Secondo l’analisi firmata dagli economisti Daniela Palma e Francesco Gracceva, il ritmo di cambiamento richiesto oggi è molto più intenso rispetto a quello stimato dieci anni fa. Per centrare i target al 2030 sarebbe necessaria una riduzione annua dei consumi energetici superiore al 3% e un taglio delle emissioni di CO₂ pari al 7% all’anno. Nel 2015, per restare in linea con gli stessi obiettivi, sarebbero bastati rispettivamente –1% e –2%. Anche sul fronte delle rinnovabili lo scarto è evidente: occorre un incremento annuo di 3 punti percentuali della quota sui consumi finali, contro 1,5 punti stimati dieci anni fa.

«Il capitolo che abbiamo curato per EPIO 2025 parte da un’analisi quantitativa basata su molti indicatori individuati dalla Commissione Europea per il monitoraggio dell’Energy Union, il quadro strategico di intervento avviato 10 anni fa per affrontare le sinergie e i trade-off tra sostenibilità ambientale, sicurezza energetica e competitività economica», spiegano Palma e Gracceva.
L’analisi dei dati mostra come le misure adottate non abbiano ancora prodotto un riequilibrio strutturale. I prezzi dell’energia per famiglie e imprese restano elevati rispetto al periodo pre-2022. Il saldo commerciale europeo nelle tecnologie low-carbon è peggiorato sensibilmente dal 2015, mentre le industrie ad alta intensità energetica attraversano una fase critica: la produzione di comparti come acciaio e chimica di base è scesa ai minimi degli ultimi trent’anni.

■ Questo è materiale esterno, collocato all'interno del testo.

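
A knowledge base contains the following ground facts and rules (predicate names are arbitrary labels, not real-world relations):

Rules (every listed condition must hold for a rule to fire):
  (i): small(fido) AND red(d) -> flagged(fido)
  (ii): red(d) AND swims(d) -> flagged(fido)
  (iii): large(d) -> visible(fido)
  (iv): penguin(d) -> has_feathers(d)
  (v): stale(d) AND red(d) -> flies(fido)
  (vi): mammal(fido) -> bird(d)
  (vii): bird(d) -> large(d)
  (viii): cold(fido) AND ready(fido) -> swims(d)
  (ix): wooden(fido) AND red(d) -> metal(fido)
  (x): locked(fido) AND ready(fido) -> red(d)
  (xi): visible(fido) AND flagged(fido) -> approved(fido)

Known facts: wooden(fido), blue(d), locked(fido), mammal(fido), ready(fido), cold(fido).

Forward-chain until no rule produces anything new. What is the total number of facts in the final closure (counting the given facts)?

14

Round 1: (vi) [mammal(fido) -> bird(d)]; (viii) [cold(fido) AND ready(fido) -> swims(d)]; (x) [locked(fido) AND ready(fido) -> red(d)]. Adds bird(d), swims(d), red(d).
Round 2: (ii) [red(d) AND swims(d) -> flagged(fido)]; (vii) [bird(d) -> large(d)]; (ix) [wooden(fido) AND red(d) -> metal(fido)]. Adds flagged(fido), large(d), metal(fido).
Round 3: (iii) [large(d) -> visible(fido)]. Adds visible(fido).
Round 4: (xi) [visible(fido) AND flagged(fido) -> approved(fido)]. Adds approved(fido).
Closure: {approved(fido), bird(d), blue(d), cold(fido), flagged(fido), large(d), locked(fido), mammal(fido), metal(fido), ready(fido), red(d), swims(d), visible(fido), wooden(fido)} — 14 facts.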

Una delle cause individuate riguarda l’orientamento della spesa pubblica. «Le spese dei governi europei nel settore si sono concentrate più sulle misure di contenimento e sostegno all’accessibilità energetica che sugli investimenti nelle tecnologie low-carbon necessarie per un cambiamento strutturale dei sistemi produttivi industriali, come avvenuto in Cina e Stati Uniti», osservano i due economisti ENEA. «In un contesto geopolitico di crescenti tensioni – concludono – il nostro contributo a EPIO 2025 ha evidenziato un’interdipendenza globale votata più al conflitto che alla cooperazione, condizione quest’ultima che è però essenziale per realizzare la transizione energetica globale».

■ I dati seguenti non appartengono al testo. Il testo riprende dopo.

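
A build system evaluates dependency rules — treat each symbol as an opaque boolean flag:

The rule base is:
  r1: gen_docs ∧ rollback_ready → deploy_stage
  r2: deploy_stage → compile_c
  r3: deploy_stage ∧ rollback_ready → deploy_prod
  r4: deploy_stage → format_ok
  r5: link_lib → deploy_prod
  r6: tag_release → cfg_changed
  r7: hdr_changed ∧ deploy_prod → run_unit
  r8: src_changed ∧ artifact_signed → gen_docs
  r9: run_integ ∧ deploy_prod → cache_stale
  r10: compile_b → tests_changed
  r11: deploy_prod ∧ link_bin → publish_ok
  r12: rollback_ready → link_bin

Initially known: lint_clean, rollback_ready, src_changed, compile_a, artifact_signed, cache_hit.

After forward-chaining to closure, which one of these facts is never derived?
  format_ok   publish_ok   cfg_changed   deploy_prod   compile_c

cfg_changed

Round 1: r8 [src_changed ∧ artifact_signed → gen_docs]; r12 [rollback_ready → link_bin]. Adds gen_docs, link_bin.
Round 2: r1 [gen_docs ∧ rollback_ready → deploy_stage]. Adds deploy_stage.
Round 3: r2 [deploy_stage → compile_c]; r3 [deploy_stage ∧ rollback_ready → deploy_prod]; r4 [deploy_stage → format_ok]. Adds compile_c, deploy_prod, format_ok.
Round 4: r11 [deploy_prod ∧ link_bin → publish_ok]. Adds publish_ok.
Derived: compile_c (round 3), format_ok (round 3), publish_ok (round 4), deploy_prod (round 3). cfg_changed never appears in any round.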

Accanto alla lettura dei dati, l’approfondimento ENEA affronta anche le implicazioni di policy, interrogandosi sull’efficacia del recente orientamento dell’Unione europea verso l’autonomia strategica nelle tecnologie e nei materiali per l’energia pulita. La risposta è prudente: «Sarebbe piuttosto auspicabile una strategia non più basata sul mero sviluppo di un’industria “verde” di marca europea, ma su un nuovo modello produttivo che unisca politiche industriali orientate all’innovazione e alla cooperazione internazionale, senza protezionismo, con l’obiettivo di accelerare lo sviluppo globale delle tecnologie green, ridurre le disuguaglianze e rendere la transizione climatica più efficace», concludono Palma e Gracceva.

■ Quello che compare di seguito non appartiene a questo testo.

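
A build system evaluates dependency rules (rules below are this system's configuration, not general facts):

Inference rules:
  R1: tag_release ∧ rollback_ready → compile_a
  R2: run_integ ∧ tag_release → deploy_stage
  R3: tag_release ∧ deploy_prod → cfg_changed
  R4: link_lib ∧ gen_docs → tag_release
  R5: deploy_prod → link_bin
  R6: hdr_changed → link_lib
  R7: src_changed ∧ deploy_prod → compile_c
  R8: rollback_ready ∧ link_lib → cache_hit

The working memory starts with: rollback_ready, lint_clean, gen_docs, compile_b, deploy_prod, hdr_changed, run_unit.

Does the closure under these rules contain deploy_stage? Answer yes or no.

no

[1] R5 [deploy_prod → link_bin]; R6 [hdr_changed → link_lib]. ⇒ new: link_bin, link_lib.
[2] R4 [link_lib ∧ gen_docs → tag_release]; R8 [rollback_ready ∧ link_lib → cache_hit]. ⇒ new: tag_release, cache_hit.
[3] R1 [tag_release ∧ rollback_ready → compile_a]; R3 [tag_release ∧ deploy_prod → cfg_changed]. ⇒ new: compile_a, cfg_changed.
Fixed point reached. deploy_stage is concluded only by R2; R2 needs run_integ (never derived).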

«Il ruolo dell’intervento pubblico diventa particolarmente rilevante e richiede un cambio della governance europea che consenta di attingere alle risorse dei bilanci statali, attualmente vincolati dalle regole del Patto di stabilità, al fine di sostenere lo sviluppo dei settori strategici per la transizione energetica», sottolineano Floriana Cerniglia (Università Cattolica del Sacro Cuore – CRANEC, Milano) e Francesco Saraceno (Ofce, Parigi), curatori dell’intera edizione di EPIO 2025.